As with maintaining historic sites, there is always the factor of authencity. It is not possible to remove and rebuilt everything for then the heritage would be lost. In trying to limit the replacements of stones (they also had to find matching stones) as well as having to work with the ancient design and workmanship and environmental erosion part of the authencity, one can imagine the difficulties that they face are of great consequence.

There were also many large faces and some of them were seen in temples later on too. I love this picture with the face catching the warmth of the sun because along with the aged stones that has transcend the centuries, comes with life on it that seemed sort of symbolic to me. It was totally apt that life should be there along with the ruins that have already weathered the elements over time.

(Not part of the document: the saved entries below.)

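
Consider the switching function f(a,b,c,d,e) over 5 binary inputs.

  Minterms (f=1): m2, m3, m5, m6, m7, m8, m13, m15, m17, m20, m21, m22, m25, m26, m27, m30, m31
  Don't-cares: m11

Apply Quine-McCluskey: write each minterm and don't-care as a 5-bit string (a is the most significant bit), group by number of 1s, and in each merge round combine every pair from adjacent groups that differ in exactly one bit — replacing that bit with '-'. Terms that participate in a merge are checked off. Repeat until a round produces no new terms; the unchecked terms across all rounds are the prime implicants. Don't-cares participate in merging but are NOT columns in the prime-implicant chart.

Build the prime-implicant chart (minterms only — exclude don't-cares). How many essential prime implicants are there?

4

Round 0: 00010✓ 00011✓ 00101✓ 00110✓ 00111✓ 01000 01011✓ 01101✓ 01111✓ 10001✓ 10100✓ 10101✓ 10110✓ 11001✓ 11010✓ 11011✓ 11110✓ 11111✓
Round 1: -0101 -0110 -1011✓ -1111✓ 0-011✓ 0-101✓ 0-111✓ 00-10✓ 00-11✓ 0001-✓ 001-1✓ 0011-✓ 01-11✓ 011-1✓ 1-001 1-110 10-01 101-0 1010- 11-10✓ 11-11✓ 110-1 1101-✓ 1111-✓
Round 2: -1-11 0--11 0-1-1 00-1- 11-1-
PIs = {-0101, -0110, -1-11, 0--11, 0-1-1, 00-1-, 01000, 1-001, 1-110, 10-01, 101-0, 1010-, 11-1-, 110-1}
Coverage chart:
  m2: 00-1- ←essential
  m3: 0--11,00-1-
  m5: -0101,0-1-1
  m6: -0110,00-1-
  m7: 0--11,0-1-1,00-1-
  m8: 01000 ←essential
  m13: 0-1-1 ←essential
  m15: -1-11,0--11,0-1-1
  m17: 1-001,10-01
  m20: 101-0,1010-
  m21: -0101,10-01,1010-
  m22: -0110,1-110,101-0
  m25: 1-001,110-1
  m26: 11-1- ←essential
  m27: -1-11,11-1-,110-1
  m30: 1-110,11-1-
  m31: -1-11,11-1-
Essential: 0-1-1, 00-1-, 01000, 11-1-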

Angkor Thom is big. In fact we headed to the Baphuon and I think Gan didn't want to go up. We wandered for some more before we got really quite tired. Not tired of taking in everything but our legs simply couldn't carry us in the fierce heat anymore.

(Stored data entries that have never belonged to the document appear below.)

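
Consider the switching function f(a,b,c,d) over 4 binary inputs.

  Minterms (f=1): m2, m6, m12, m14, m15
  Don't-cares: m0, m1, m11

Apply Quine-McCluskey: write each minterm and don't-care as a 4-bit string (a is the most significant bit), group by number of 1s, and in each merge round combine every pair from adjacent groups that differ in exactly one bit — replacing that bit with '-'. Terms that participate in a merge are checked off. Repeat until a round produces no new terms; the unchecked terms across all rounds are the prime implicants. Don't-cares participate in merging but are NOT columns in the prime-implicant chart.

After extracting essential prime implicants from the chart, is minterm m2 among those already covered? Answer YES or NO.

Round 0: 0000✓ 0001✓ 0010✓ 0110✓ 1011✓ 1100✓ 1110✓ 1111✓
Round 1: -110 0-10 00-0 000- 1-11 11-0 111-
PIs = {-110, 0-10, 00-0, 000-, 1-11, 11-0, 111-}
Coverage chart:
  m2: 0-10,00-0
  m6: -110,0-10
  m12: 11-0 ←essential
  m14: -110,11-0,111-
  m15: 1-11,111-
Essential: 11-0

NO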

In the grounds of the Royal Palace, I replaced the cap I lost with an extremely wide-brimmed hot pink hat. I do wish there was a better colour but given a choice between hot pink, a trashy red one that says New York and one with *ahem flower printed motifs, I chose the hot pink. I was pleased that it cost only 2 USD. I bargained of course. I can't remember what the seller quoted me. I was eager for the wide-brimmed hat just not in that colour and started to walk off before the seller called for me and agreed to sell.

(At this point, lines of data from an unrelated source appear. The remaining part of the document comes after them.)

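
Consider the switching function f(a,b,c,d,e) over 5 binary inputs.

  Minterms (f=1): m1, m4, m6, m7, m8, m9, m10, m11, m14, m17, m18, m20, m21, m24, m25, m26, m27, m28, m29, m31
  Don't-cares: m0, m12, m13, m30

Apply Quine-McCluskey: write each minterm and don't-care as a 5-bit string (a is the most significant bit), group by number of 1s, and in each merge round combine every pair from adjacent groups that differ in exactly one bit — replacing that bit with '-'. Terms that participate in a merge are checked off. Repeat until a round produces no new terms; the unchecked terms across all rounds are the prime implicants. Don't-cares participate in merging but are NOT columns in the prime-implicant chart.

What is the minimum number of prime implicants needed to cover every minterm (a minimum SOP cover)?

[col 0] 00000*, 00001*, 00100*, 00110*, 00111*, 01000*, 01001*, 01010*, 01011*, 01100*, 01101*, 01110*, 10001*, 10010*, 10100*, 10101*, 11000*, 11001*, 11010*, 11011*, 11100*, 11101*, 11110*, 11111*
[col 1] -0001*, -0100*, -1000*, -1001*, -1010*, -1011*, -1100*, -1101*, -1110*, 0-000*, 0-001*, 0-100*, 0-110*, 00-00*, 0000-*, 001-0*, 0011-, 01-00*, 01-01*, 01-10*, 010-0*, 010-1*, 0100-*, 0101-*, 011-0*, 0110-*, 1-001*, 1-010, 1-100*, 1-101*, 10-01*, 1010-*, 11-00*, 11-01*, 11-10*, 11-11*, 110-0*, 110-1*, 1100-*, 1101-*, 111-0*, 111-1*, 1110-*, 1111-*
[col 2] --001, --100, -1-00*, -1-01*, -1-10*, -10-0*, -10-1*, -100-*, -101-*, -11-0*, -110-*, 0--00, 0-00-, 0-1-0, 01--0*, 01-0-*, 010--*, 1--01, 1-10-, 11--0*, 11--1*, 11-0-*, 11-1-*, 110--*, 111--*
[col 3] -1--0, -1-0-, -10--, 11---
Prime implicants: --001, --100, -1--0, -1-0-, -10--, 0--00, 0-00-, 0-1-0, 0011-, 1--01, 1-010, 1-10-, 11---
PI chart (minterm → PIs covering it):
  1 | --001,0-00-
  4 | --100,0--00,0-1-0
  6 | 0-1-0,0011-
  7 | 0011-  (sole → essential)
  8 | -1--0,-1-0-,-10--,0--00,0-00-
  9 | --001,-1-0-,-10--,0-00-
  10 | -1--0,-10--
  11 | -10--  (sole → essential)
  14 | -1--0,0-1-0
  17 | --001,1--01
  18 | 1-010  (sole → essential)
  20 | --100,1-10-
  21 | 1--01,1-10-
  24 | -1--0,-1-0-,-10--,11---
  25 | --001,-1-0-,-10--,1--01,11---
  26 | -1--0,-10--,1-010,11---
  27 | -10--,11---
  28 | --100,-1--0,-1-0-,1-10-,11---
  29 | -1-0-,1--01,1-10-,11---
  31 | 11---  (sole → essential)
Essential prime implicants: -10--, 0011-, 1-010, 11---
Petrick residual → --001, 0-1-0, 1-10-
Minimum SOP uses 7 PIs: c'd'e + bc' + a'ce' + a'b'cd + ac'de' + acd' + ab

7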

Had to really wash it when I got back of course. But given the huge brim that totally cover my face, I probably will bring that pink hat with me on hot holiday trips.

Gan and I then flopped down under shade to sit, relax and take in the surroundings. We really couldn't walk anymore and it was not even noon yet.


We headed back to our tuk-tuk and he drove us to the North Kleangs that I noticed not too far off but was reluctant to walk to. I just wanted to see how they look like at close range. After which we left by one of the gates and headed to the next temple.

After which, we went to a series of temples, some were like little ruins hidden away in the jungle, others were the ancient version of skyscrapers that we needed to climb up to. There were still others that were fighting not to crumble under enormous roots of trees.



Here's a short video of what we saw when we sat and stare. We jus sat quietly, watching the leaves fall when the wind came rustling...



After which we headed back to the hostel around 3+ to...sleep again. Hah. We decided not to go and watch any sunsets after our tuk-tuk driver charged us extra. We woke up in the evening and headed to the Soup Dragon in Pub Street to eat our dinner. It really is quite a nice place and we had seats on the second floor. Across the street, there was a projection of Spiderman 3 on a big screen so we could watch if we wanted. I mostly read and wine was cheap. It was around 10 USD for less or a bottle and we finished our wine there and then.

We walked back...bathed and then finally climbed into bed around 10 or 11 pm.